Well, the Court's decision was 7-1 and the only Justice to dissent was Clarence Thomas. I know he misses his buddy Antonin Scalia; perhaps this was his way of saluting him. But why does he have to be predictable in all matters. Roberts, Alito, and Kennedy all sided with the convicted man but the one person who thinks that American justice is kosher for Black folks is the only allegedly Black man on the bench.

Washington [[CNN)The Supreme Court ruled Monday morning in favor of a death row inmate in a case concerning race discrimination in jury selection.

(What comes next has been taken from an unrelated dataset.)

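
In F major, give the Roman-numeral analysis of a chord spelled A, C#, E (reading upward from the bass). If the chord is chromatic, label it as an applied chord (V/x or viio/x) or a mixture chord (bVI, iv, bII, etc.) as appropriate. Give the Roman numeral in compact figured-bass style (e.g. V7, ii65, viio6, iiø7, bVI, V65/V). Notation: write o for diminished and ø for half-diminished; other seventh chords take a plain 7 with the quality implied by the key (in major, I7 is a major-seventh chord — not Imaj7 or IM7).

Stacked in thirds the chord is A-C#-E: a major triad on A.
A is not a diatonic chord root with this quality in F major, but it lies a perfect fifth above D (vi), so the chord functions as an applied dominant of vi.

V/vi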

Timothy Tyrone Foster, an African-American, is on death row in Georgia for the 1987 murder of an elderly white woman, Queen Madge White. The jury that convicted him was all white. Twenty years after his sentence his attorneys obtained notes the prosecution team took while it was engaged in picking a jury, including marking potential jurors who were black had a "b" written by their name.
"The focus on race in the prosecution's file plainly demonstrates a concerted effort to keep black prospective jurors off the jury," Chief Justice John Roberts wrote in the majority opinion. Justice Clarence Thomas was the only dissenter.

soulster
05-25-2016, 08:50 AM
Clarence Thomas again! What is that house negro's problem?

Jerry Oz
05-25-2016, 01:55 PM
Apparently, Alito also was unhappy about siding with the majority but I guess he at least remembered that his role is to apply Constitutional principles to his decisions, not party line.